# Intro to Pandas and Matplotlib

#### Preparing, cleaning, and visualising data using `pandas` and `Matplotlib`

Setting up the dataset:
- Read in the CSV and name all the columns accordingly
- Make sure that the Month column is properly formatted as having a `datetime` type
- Set Month as the index of the dataframe
- Define relevant variables for use later

In [None]:
from dotenv import load_dotenv
import os

import pandas as pd
import matplotlib.pyplot as plt
import ipywidgets as widgets
from ipywidgets import interact

load_dotenv()
DATASET_PATH = os.environ.get("DATASET_PATH")
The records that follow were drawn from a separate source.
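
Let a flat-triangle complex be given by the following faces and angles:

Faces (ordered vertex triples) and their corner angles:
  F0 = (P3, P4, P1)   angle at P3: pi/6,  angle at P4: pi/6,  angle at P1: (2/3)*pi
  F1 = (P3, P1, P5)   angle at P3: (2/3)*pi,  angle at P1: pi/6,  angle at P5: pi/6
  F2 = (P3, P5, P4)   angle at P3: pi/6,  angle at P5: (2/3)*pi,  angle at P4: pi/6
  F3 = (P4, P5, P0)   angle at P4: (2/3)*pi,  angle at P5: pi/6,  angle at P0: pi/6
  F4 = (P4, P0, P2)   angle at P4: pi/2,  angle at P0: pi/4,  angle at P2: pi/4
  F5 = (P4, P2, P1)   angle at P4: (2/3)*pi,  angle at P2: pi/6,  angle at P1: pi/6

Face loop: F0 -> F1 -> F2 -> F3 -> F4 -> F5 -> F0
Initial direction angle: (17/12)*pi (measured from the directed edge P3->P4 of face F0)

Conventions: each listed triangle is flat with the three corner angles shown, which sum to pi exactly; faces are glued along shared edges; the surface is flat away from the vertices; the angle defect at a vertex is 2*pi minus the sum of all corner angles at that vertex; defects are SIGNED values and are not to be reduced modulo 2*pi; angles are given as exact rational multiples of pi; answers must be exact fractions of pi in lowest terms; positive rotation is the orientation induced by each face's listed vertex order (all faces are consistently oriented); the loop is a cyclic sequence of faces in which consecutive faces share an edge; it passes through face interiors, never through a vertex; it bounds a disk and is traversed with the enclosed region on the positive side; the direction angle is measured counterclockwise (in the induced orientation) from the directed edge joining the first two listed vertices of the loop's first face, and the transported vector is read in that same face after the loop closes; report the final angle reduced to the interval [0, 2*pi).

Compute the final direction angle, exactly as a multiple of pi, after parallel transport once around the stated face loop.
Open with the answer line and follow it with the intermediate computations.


Answer: final direction angle = pi/4

enclosed vertex P3: corner angles sum to pi, defect = 2*pi - pi = pi
enclosed vertex P4: corner angles sum to (13/6)*pi, defect = 2*pi - (13/6)*pi = -pi/6
the final direction is the initial angle plus the enclosed defects, taken mod 2*pi in the induced orientation
final angle = (17/12)*pi + (5/6)*pi = pi/4 (mod 2*pi)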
# load in CSV and reformat the dataframe
df = pd.read_csv(DATASET_PATH + "Day 1 Conversion Rate Motor.csv")
df.rename(columns={"Grouping": "State", "Selected Measure1": "Day 1 Conversion Rate"}, inplace=True)
df["Month"] = pd.to_datetime(df["Month"], format="%d/%m/%y")
df.set_index("Month", inplace=True)

states = sorted(set(df["State"]))
df.head()

Plot the conversion rate for every state individually on the same plot:

In [None]:
for state in states:
    df[df.State == state]["Day 1 Conversion Rate"].plot(
        x="Month",
        ylabel="Day 1 Conversion Rate",
        title="Day 1 Conversion Rate against Month"
    )

plt.legend(states);

Here I experimented with using `ipywidgets` to create interactive plots in Jupyter; this ended up being unnecessary as the final product wouldn't be run on a Jupyter notebook anyway. Nevertheless it's useful for visualising data during development.

In [None]:
widget = widgets.Dropdown(
    options=states,
    value="a. NSW",
    description="State:",
    disabled=False
)

def plot_conversion_rate(state):
    df[df.State == state]["Day 1 Conversion Rate"].plot(
        ylabel="Day 1 Conversion Rate",
        title=f"Day 1 Conversion Rate against Month ({state})"
    )

interact(plot_conversion_rate, state=widget);